Where [username] is your username, [key comment] the key comment you entered, [Day...] the timestamp and [IP address] the last IP address you used to log in.
Authenticating with public key "[key comment]"
Last login: [Day Month Date Time Year] from [IP address]
If you get an error such as "Server refused our key" then you have done something wrong. Please go back to step one and retrace your steps and make sure you do everything correctly.
SSH on the road.
I’m often on the road and its quite likely that within 24 hours of me leaving the office some disaster will befall a web site or some text needs urgently changing. If I can find an Internet cafe running Linux then I can probably login with SSH and make any changes that are needed. But most Internet cafes are running Windows and few if any will have a SSH client installed. But now I think I have a solution:
Install a Java applet that can function as an SSH client!

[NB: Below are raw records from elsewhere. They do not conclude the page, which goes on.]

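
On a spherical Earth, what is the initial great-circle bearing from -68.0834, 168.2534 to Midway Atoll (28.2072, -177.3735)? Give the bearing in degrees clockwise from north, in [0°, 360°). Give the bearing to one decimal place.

Δλ = -177.3735 − 168.2534 = -345.6269°; wrapped into (−180°, 180°]: 14.3731°.
θ = atan2( sin Δλ · cos φ₂ , cos φ₁ · sin φ₂ − sin φ₁ · cos φ₂ · cos Δλ )
  = atan2(0.21876, 0.96839) = 12.729° → normalised to [0°, 360°): 12.729°.

12.7°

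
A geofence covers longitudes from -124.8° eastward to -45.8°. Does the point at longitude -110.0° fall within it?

Yes

Band width going east from -124.8° to -45.8°: ((-45.8 − -124.8) mod 360) = 79.0°.
Offset of -110.0° east of the west edge: ((-110.0 − -124.8) mod 360) = 14.8°.
14.8° ≤ 79.0° ⇒ inside.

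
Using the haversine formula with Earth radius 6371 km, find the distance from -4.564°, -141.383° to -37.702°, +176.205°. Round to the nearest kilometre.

5657 km

Δλ = 176.205 − -141.383 = 317.588°; wrapped into (−180°, 180°]: -42.412°.
Δφ = -37.702 − -4.564 = -33.138°.
a = sin²(Δφ/2) + cos φ₁ · cos φ₂ · sin²(Δλ/2) = 0.184517.
c = 2·atan2(√a, √(1−a)) = 0.88800 rad → d = 6371·c ≈ 5657.44 km.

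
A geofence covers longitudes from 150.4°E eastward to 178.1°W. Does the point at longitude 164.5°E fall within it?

Yes

Band width going east from +150.4° to -178.1°: ((-178.1 − 150.4) mod 360) = 31.5°.
Offset of +164.5° east of the west edge: ((164.5 − 150.4) mod 360) = 14.1°.
14.1° ≤ 31.5° ⇒ inside.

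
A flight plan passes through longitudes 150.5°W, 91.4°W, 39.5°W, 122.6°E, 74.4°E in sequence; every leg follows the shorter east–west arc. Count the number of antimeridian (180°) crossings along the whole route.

Leg 1: -150.5° → -91.4°, shortest Δλ = 59.1° (east) — does not cross 180°.
Leg 2: -91.4° → -39.5°, shortest Δλ = 51.9° (east) — does not cross 180°.
Leg 3: -39.5° → +122.6°, shortest Δλ = 162.1° (east) — does not cross 180°.
Leg 4: +122.6° → +74.4°, shortest Δλ = -48.2° (west) — does not cross 180°.
Total crossings: 0.

0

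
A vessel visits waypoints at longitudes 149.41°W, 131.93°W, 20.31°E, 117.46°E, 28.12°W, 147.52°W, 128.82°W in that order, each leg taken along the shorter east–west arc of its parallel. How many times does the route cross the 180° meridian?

Leg 1: -149.41° → -131.93°, shortest Δλ = 17.48° (east) — does not cross 180°.
Leg 2: -131.93° → +20.31°, shortest Δλ = 152.24° (east) — does not cross 180°.
Leg 3: +20.31° → +117.46°, shortest Δλ = 97.15° (east) — does not cross 180°.
Leg 4: +117.46° → -28.12°, shortest Δλ = -145.58° (west) — does not cross 180°.
Leg 5: -28.12° → -147.52°, shortest Δλ = -119.4° (west) — does not cross 180°.
Leg 6: -147.52° → -128.82°, shortest Δλ = 18.7° (east) — does not cross 180°.
Total crossings: 0.

0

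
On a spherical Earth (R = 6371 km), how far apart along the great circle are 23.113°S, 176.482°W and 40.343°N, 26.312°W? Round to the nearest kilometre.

16631 km

Δλ = -26.312 − -176.482 = 150.170°.
Δφ = 40.343 − -23.113 = 63.456°.
a = sin²(Δφ/2) + cos φ₁ · cos φ₂ · sin²(Δλ/2) = 0.931122.
c = 2·atan2(√a, √(1−a)) = 2.61048 rad → d = 6371·c ≈ 16631.37 km.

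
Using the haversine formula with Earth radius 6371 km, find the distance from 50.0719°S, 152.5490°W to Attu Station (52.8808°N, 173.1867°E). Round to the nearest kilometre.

11891 km

Δλ = 173.1867 − -152.5490 = 325.7357°; wrapped into (−180°, 180°]: -34.2643°.
Δφ = 52.8808 − -50.0719 = 102.9527°.
a = sin²(Δφ/2) + cos φ₁ · cos φ₂ · sin²(Δλ/2) = 0.645684.
c = 2·atan2(√a, √(1−a)) = 1.86645 rad → d = 6371·c ≈ 11891.17 km.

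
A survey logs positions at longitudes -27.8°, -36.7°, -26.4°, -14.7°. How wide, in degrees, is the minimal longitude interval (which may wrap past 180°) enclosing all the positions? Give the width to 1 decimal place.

22.0°

Sort the longitudes: -36.7°, -27.8°, -26.4°, -14.7°.
Eastward gaps between consecutive values (wrapping around): 8.9°, 1.4°, 11.7°, 338.0°.
Largest gap = 338.0° ⇒ minimal covering band is its complement: 360° − 338.0° = 22.0°.
Band runs from -36.7° eastward to -14.7°.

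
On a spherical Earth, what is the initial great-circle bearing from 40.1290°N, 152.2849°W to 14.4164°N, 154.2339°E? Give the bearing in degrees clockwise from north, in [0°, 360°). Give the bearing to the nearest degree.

257°

Δλ = 154.2339 − -152.2849 = 306.5188°; wrapped into (−180°, 180°]: -53.4812°.
θ = atan2( sin Δλ · cos φ₂ , cos φ₁ · sin φ₂ − sin φ₁ · cos φ₂ · cos Δλ )
  = atan2(-0.77836, -0.18110) = -103.098° → normalised to [0°, 360°): 256.902°.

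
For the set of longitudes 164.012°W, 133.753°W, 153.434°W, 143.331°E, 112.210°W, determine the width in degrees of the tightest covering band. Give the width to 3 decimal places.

Sort the longitudes: -164.012°, -153.434°, -133.753°, -112.210°, +143.331°.
Eastward gaps between consecutive values (wrapping around): 10.578°, 19.681°, 21.543°, 255.541°, 52.657°.
Largest gap = 255.541° ⇒ minimal covering band is its complement: 360° − 255.541° = 104.459°.
Band runs from +143.331° eastward to -112.210°, crossing the antimeridian.

104.459°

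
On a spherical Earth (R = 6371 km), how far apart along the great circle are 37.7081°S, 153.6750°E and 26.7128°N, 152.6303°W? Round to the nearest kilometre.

Δλ = -152.6303 − 153.6750 = -306.3053°; wrapped into (−180°, 180°]: 53.6947°.
Δφ = 26.7128 − -37.7081 = 64.4209°.
a = sin²(Δφ/2) + cos φ₁ · cos φ₂ · sin²(Δλ/2) = 0.428257.
c = 2·atan2(√a, √(1−a)) = 1.42681 rad → d = 6371·c ≈ 9090.23 km.

9090 km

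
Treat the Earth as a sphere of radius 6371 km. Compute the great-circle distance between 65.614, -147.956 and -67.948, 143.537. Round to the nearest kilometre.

15783 km

Δλ = 143.537 − -147.956 = 291.493°; wrapped into (−180°, 180°]: -68.507°.
Δφ = -67.948 − 65.614 = -133.562°.
a = sin²(Δφ/2) + cos φ₁ · cos φ₂ · sin²(Δλ/2) = 0.893679.
c = 2·atan2(√a, √(1−a)) = 2.47731 rad → d = 6371·c ≈ 15782.94 km.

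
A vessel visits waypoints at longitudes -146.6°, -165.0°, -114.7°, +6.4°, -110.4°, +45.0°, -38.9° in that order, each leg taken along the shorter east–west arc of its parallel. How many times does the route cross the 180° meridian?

Leg 1: -146.6° → -165.0°, shortest Δλ = -18.4° (west) — does not cross 180°.
Leg 2: -165.0° → -114.7°, shortest Δλ = 50.3° (east) — does not cross 180°.
Leg 3: -114.7° → +6.4°, shortest Δλ = 121.1° (east) — does not cross 180°.
Leg 4: +6.4° → -110.4°, shortest Δλ = -116.8° (west) — does not cross 180°.
Leg 5: -110.4° → +45.0°, shortest Δλ = 155.4° (east) — does not cross 180°.
Leg 6: +45.0° → -38.9°, shortest Δλ = -83.9° (west) — does not cross 180°.
Total crossings: 0.

0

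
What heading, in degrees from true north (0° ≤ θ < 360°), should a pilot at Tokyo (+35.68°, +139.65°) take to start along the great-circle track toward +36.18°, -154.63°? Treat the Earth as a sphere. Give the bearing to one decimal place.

Δλ = -154.63 − 139.65 = -294.28°; wrapped into (−180°, 180°]: 65.72°.
θ = atan2( sin Δλ · cos φ₂ , cos φ₁ · sin φ₂ − sin φ₁ · cos φ₂ · cos Δλ )
  = atan2(0.73577, 0.28593) = 68.763° → normalised to [0°, 360°): 68.763°.

68.8°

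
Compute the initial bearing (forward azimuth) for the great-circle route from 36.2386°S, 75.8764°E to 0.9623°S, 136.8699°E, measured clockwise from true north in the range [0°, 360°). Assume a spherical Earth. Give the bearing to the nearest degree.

73°

Δλ = 136.8699 − 75.8764 = 60.9935°.
θ = atan2( sin Δλ · cos φ₂ , cos φ₁ · sin φ₂ − sin φ₁ · cos φ₂ · cos Δλ )
  = atan2(0.87444, 0.27307) = 72.658° → normalised to [0°, 360°): 72.658°.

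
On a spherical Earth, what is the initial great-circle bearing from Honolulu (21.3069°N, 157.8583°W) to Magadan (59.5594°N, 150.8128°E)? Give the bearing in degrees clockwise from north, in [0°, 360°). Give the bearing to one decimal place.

Δλ = 150.8128 − -157.8583 = 308.6711°; wrapped into (−180°, 180°]: -51.3289°.
θ = atan2( sin Δλ · cos φ₂ , cos φ₁ · sin φ₂ − sin φ₁ · cos φ₂ · cos Δλ )
  = atan2(-0.39556, 0.68819) = -29.890° → normalised to [0°, 360°): 330.110°.

330.1°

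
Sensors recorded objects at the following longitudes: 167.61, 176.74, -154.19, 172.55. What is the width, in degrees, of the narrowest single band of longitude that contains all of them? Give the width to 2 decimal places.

38.20°

Sort the longitudes: -154.19°, +167.61°, +172.55°, +176.74°.
Eastward gaps between consecutive values (wrapping around): 321.80°, 4.94°, 4.19°, 29.07°.
Largest gap = 321.80° ⇒ minimal covering band is its complement: 360° − 321.80° = 38.20°.
Band runs from +167.61° eastward to -154.19°, crossing the antimeridian.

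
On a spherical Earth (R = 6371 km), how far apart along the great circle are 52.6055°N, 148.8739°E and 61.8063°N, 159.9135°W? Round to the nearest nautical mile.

Δλ = -159.9135 − 148.8739 = -308.7874°; wrapped into (−180°, 180°]: 51.2126°.
Δφ = 61.8063 − 52.6055 = 9.2008°.
a = sin²(Δφ/2) + cos φ₁ · cos φ₂ · sin²(Δλ/2) = 0.060025.
c = 2·atan2(√a, √(1−a)) = 0.49504 rad → d = 6371·c ≈ 3153.90 km ≈ 1702.97 nmi.

1703 nmi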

I’ve found one that seems to work quite well, its called Mindterm and is available from www.appgate.com/. They offer a limited free version and a pay-for version. The free one seems to be powerful enough. The same program (but an earlier version) is also available from ISNetworks.
The applet will need to be installed on your website along with an HTML page to embed it in. Create a directory, upload the java jar files and create the HTML page. If you want an extra layer of security, then protect the directory with a .htaccess file. Then you can log on as usual to your site. And even better you can do it from any Java enabled browser anywhere in the world.
Of course, I don’t want to install this on all my clients web sites, that would be a lot of work and would also be an intrusion on their web site. But I don’t need to. Once I have shell access to my site, I can SSH out of there into any of the other sites that I need to work on. (Note that you might need to install the wh-utils package to have the ssh client available).